The exact signaling mechanisms responsible for the protective effects of natural anticoagulants need to be characterized more fully. At the preclinical level, differences in the protective effects of natural anticoagulants need to be explored more fully, particularly in situations where disease has already progressed, as would almost always be the case in patients. Future research will also need to address the impact of common disease processes, such as diabetes, on both the innate immune response and the ability of natural anticoagulant pathways to modulate the innate immune response. Combinations of microarray and proteomics approaches might aid in these studies.

In addition, although our understanding of the regulation of blood coagulation in systems with artificial membrane surfaces is relatively sophisticated, cellular control of coagulation is still an emerging area. For instance, activated protein C is a potent anticoagulant involving liposomes. By contrast, it is a relatively poor anticoagulant on platelet surfaces.

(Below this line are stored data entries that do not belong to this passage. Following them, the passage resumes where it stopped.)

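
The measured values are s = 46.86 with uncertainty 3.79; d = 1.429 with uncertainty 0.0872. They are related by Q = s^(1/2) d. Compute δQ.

0.716

Q is a product of powers, so relative uncertainties combine in quadrature:
  (½·δs/s)² = (0.5×0.0809)² = 0.00164;  (1·δd/d)² = (1×0.0610)² = 0.00372
δQ/Q = √(0.00536) = 0.0732
Q = 9.782, so δQ = 0.0732 × 9.782 = 0.716.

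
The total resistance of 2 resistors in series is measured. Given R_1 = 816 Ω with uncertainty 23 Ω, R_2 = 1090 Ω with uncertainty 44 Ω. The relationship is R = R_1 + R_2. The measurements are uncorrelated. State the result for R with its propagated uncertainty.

1910 ± 49.6 Ω

Each term contributes (cᵢ δxᵢ)² to (δR)²:
  (δR_1)² = 529;  (δR_2)² = 1940
δR = √(2460) = 49.6 Ω
R = 1910 Ω.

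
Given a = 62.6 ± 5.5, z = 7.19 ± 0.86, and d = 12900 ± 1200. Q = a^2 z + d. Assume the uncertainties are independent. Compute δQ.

Let p = a^2·z = 28200. δp/p = √((2·δa/a)² + (1·δz/z)²) = √(0.0309 + 0.0143) = 0.213, so δp = 5990.
Q = p + d: δQ = √(δp² + δd²) = √(3.59e+07 + 1.44e+06) = 6110

6110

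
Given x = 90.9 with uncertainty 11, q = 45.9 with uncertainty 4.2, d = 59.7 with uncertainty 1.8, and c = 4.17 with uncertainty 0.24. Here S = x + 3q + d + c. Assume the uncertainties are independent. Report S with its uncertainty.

292 ± 16.8

Each term contributes (cᵢ δxᵢ)² to (δS)²:
  (δx)² = 121;  (3·δq)² = 159;  (δd)² = 3.24;  (δc)² = 0.0576
δS = √(283) = 16.8
S = 292.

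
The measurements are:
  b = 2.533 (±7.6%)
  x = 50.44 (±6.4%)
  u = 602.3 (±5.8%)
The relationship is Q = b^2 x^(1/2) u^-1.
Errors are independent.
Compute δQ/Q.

0.166

Q is a product of powers, so relative uncertainties combine in quadrature:
  (2·δb/b)² = (2×0.0760)² = 0.0231;  (½·δx/x)² = (0.5×0.0640)² = 0.00102;  (-1·δu/u)² = (-1×0.0580)² = 0.00336
δQ/Q = √(0.0275) = 0.166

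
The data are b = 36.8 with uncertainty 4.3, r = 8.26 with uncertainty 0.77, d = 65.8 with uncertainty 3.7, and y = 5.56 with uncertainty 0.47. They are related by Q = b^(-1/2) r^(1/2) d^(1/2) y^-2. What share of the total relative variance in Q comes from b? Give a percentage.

9.76%

(δQ/Q)² = (−½·δb/b)² + (½·δr/r)² + (½·δd/d)² + (-2·δy/y)²
  b term: (-0.5×0.117)² = 0.00341
  r term: (0.5×0.0932)² = 0.00217
  d term: (0.5×0.0562)² = 0.000790
  y term: (-2×0.0845)² = 0.0286
Total = 0.0350. Share from b = 0.00341/0.0350 = 0.0976.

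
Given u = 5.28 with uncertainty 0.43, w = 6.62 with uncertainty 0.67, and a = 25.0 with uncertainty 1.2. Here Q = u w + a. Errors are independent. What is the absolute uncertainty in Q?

4.70

Let p = u·w = 35.0. δp/p = √((1·δu/u)² + (1·δw/w)²) = √(0.00663 + 0.0102) = 0.130, so δp = 4.54.
Q = p + a: δQ = √(δp² + δa²) = √(20.6 + 1.44) = 4.70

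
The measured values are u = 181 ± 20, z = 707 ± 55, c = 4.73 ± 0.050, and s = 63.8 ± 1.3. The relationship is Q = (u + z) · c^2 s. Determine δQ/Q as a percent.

7.21%

Let w = u + z = 888. δw = √(δu² + δz²) = √(400 + 3020) = 58.5, so δw/w = 0.0659.
Q is then a monomial in w, c, s:
δQ/Q = √((δw/w)² + (2·δc/c)² + (1·δs/s)²) = √(0.00434 + 0.000447 + 0.000415) = 0.0721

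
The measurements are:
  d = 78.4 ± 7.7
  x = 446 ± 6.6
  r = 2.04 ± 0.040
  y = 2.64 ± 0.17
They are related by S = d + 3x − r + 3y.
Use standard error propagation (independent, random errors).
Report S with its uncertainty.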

In model systems of blood coagulation, in which platelets are present over endothelium, it appears that activated protein C anticoagulant functions occur on the endothelial cell rather than the platelet surface [76]. The nature of the membrane surface responsible for these differences remains to be elucidated.

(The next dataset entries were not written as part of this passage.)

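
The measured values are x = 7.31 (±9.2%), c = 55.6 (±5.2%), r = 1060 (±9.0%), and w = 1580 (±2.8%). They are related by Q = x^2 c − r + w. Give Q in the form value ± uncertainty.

3490 ± 578

Let p = x^2·c = 2970. δp/p = √((2·δx/x)² + (1·δc/c)²) = √(0.0339 + 0.00270) = 0.191, so δp = 568.
Q = p − r + w: δQ = √(δp² + δr² + δw²) = √(3.23e+05 + 9100 + 1960) = 578
Q = 3490.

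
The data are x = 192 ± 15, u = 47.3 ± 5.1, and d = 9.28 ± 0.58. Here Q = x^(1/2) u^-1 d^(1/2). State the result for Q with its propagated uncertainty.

0.892 ± 0.106

For a monomial Q ∝ x^(1/2), u^-1, d^(1/2), fractional errors add in quadrature:
  (½·δx/x)² = (0.5×0.0781)² = 0.00153;  (-1·δu/u)² = (-1×0.108)² = 0.0116;  (½·δd/d)² = (0.5×0.0625)² = 0.000977
δQ/Q = √(0.0141) = 0.119
Q = 0.892, so δQ = 0.119 × 0.892 = 0.106.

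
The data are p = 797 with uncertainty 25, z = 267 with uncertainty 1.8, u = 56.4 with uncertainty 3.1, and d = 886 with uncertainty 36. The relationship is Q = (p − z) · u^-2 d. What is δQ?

Let w = p − z = 530. δw = √(δp² + δz²) = √(625 + 3.24) = 25.1, so δw/w = 0.0473.
Q is then a monomial in w, u, d:
δQ/Q = √((δw/w)² + (-2·δu/u)² + (1·δd/d)²) = √(0.00224 + 0.0121 + 0.00165) = 0.126
Q = 148, so δQ = 0.126 × 148 = 18.7.

18.7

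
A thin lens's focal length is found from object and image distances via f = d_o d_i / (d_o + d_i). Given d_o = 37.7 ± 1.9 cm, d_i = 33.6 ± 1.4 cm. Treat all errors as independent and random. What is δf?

∂f/∂d_o = (d_i/(d_o+d_i))² = 0.222;  ∂f/∂d_i = (d_o/(d_o+d_i))² = 0.280
δf = √((∂f/∂d_o · δd_o)² + (∂f/∂d_i · δd_i)²) = √(0.178 + 0.153) = 0.576 cm

0.576 cm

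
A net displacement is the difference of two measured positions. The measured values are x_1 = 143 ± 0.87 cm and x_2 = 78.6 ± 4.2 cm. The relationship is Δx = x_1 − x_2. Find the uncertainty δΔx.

4.29 cm

Each term contributes (cᵢ δxᵢ)² to (δΔx)²:
  (δx_1)² = 0.757;  (δx_2)² = 17.6
δΔx = √(18.4) = 4.29 cm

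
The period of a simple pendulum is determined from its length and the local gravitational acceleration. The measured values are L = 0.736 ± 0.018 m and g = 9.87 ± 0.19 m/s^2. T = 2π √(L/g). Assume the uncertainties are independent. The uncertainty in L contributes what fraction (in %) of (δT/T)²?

(δT/T)² = (½·δL/L)² + (−½·δg/g)²
  L term: (0.5×0.0245)² = 0.000150
  g term: (-0.5×0.0193)² = 9.26e-05
Total = 0.000242. Share from L = 0.000150/0.000242 = 0.617.

61.7%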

Of interest, antithrombin [70] and TFPI both failed in large randomized clinical trials [71], despite, similar to activated protein C, having proven efficacious in non-human primate models of severe sepsis 72, 73. Several possibilities could explain the failure of the natural anticoagulants TFPI and antithrombin in the trials. First, in the clinical situation, bleeding complications limit dosage to a greater extent than in the animal studies. For instance, the anticoagulant doses in the baboon sepsis model were much higher than in the human trials [74]. Therefore, the doses of the anticoagulants might not have been adequate. In the antithrombin trial, heparin was used in many of the patients [70]. As noted earlier, heparin blocks several cellular effects of antithrombin. Although there was no overall effect on survival with antithromin, the patients with heparin alone or antithrombin alone tended to have a better survival rate than the patients who received both [70].

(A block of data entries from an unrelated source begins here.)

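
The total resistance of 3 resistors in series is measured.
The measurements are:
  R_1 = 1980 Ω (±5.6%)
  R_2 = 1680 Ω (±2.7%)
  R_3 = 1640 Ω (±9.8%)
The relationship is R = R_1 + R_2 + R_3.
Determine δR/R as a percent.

Sums and differences: (δR)² = Σ (cᵢ δxᵢ)².
  (δR_1)² = 12300;  (δR_2)² = 2060;  (δR_3)² = 25800
δR = √(40200) = 200 Ω
R = 5300 Ω, so δR/R = 200/5300 = 0.0378.

3.78%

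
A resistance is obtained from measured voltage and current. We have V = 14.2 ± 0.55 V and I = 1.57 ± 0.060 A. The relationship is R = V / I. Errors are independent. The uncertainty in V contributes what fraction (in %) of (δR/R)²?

(δR/R)² = (1·δV/V)² + (-1·δI/I)²
  V term: (1×0.0387)² = 0.00150
  I term: (-1×0.0382)² = 0.00146
Total = 0.00296. Share from V = 0.00150/0.00296 = 0.507.

50.7%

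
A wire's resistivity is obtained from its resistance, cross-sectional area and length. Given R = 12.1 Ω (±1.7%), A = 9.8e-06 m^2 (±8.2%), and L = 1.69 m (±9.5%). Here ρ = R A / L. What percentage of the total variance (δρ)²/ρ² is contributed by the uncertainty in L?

(δρ/ρ)² = (1·δR/R)² + (1·δA/A)² + (-1·δL/L)²
  R term: (1×0.0170)² = 0.000289
  A term: (1×0.0820)² = 0.00672
  L term: (-1×0.0950)² = 0.00903
Total = 0.0160. Share from L = 0.00903/0.0160 = 0.563.

56.3%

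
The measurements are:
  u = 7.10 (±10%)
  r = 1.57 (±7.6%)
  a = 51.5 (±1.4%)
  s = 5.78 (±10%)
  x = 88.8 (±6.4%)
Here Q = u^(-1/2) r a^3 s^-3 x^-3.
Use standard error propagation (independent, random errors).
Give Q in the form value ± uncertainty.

0.000595 ± 0.000220

For a monomial Q ∝ u^(-1/2), r, a^3, s^-3, x^-3, fractional errors add in quadrature:
  (−½·δu/u)² = (-0.5×0.100)² = 0.00250;  (1·δr/r)² = (1×0.0760)² = 0.00578;  (3·δa/a)² = (3×0.0140)² = 0.00176;  (-3·δs/s)² = (-3×0.100)² = 0.0900;  (-3·δx/x)² = (-3×0.0640)² = 0.0369
δQ/Q = √(0.137) = 0.370
Q = 0.000595, so δQ = 0.370 × 0.000595 = 0.000220.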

Alternatively, the trial result differences lie in some different functions among the natural anticoagulants. Antithrombin and activated protein C share several anti-inflammatory functions in vitro and in animal models. Few studies have explored differences between the natural anticoagulants with respect to the cellular responses and particular vascular beds that are impacted when an ongoing inflammatory challenge is in place at the time of inhibitor administration. Furthermore, in the patient populations, many co-morbidities might decrease efficacy of one of the inhibitors selectively. Co-morbidities, such as atherosclerosis, diabetes and hypertension, can exacerbate the innate inflammatory response by a variety of mechanisms, including downregulation of the natural anticoagulants [75].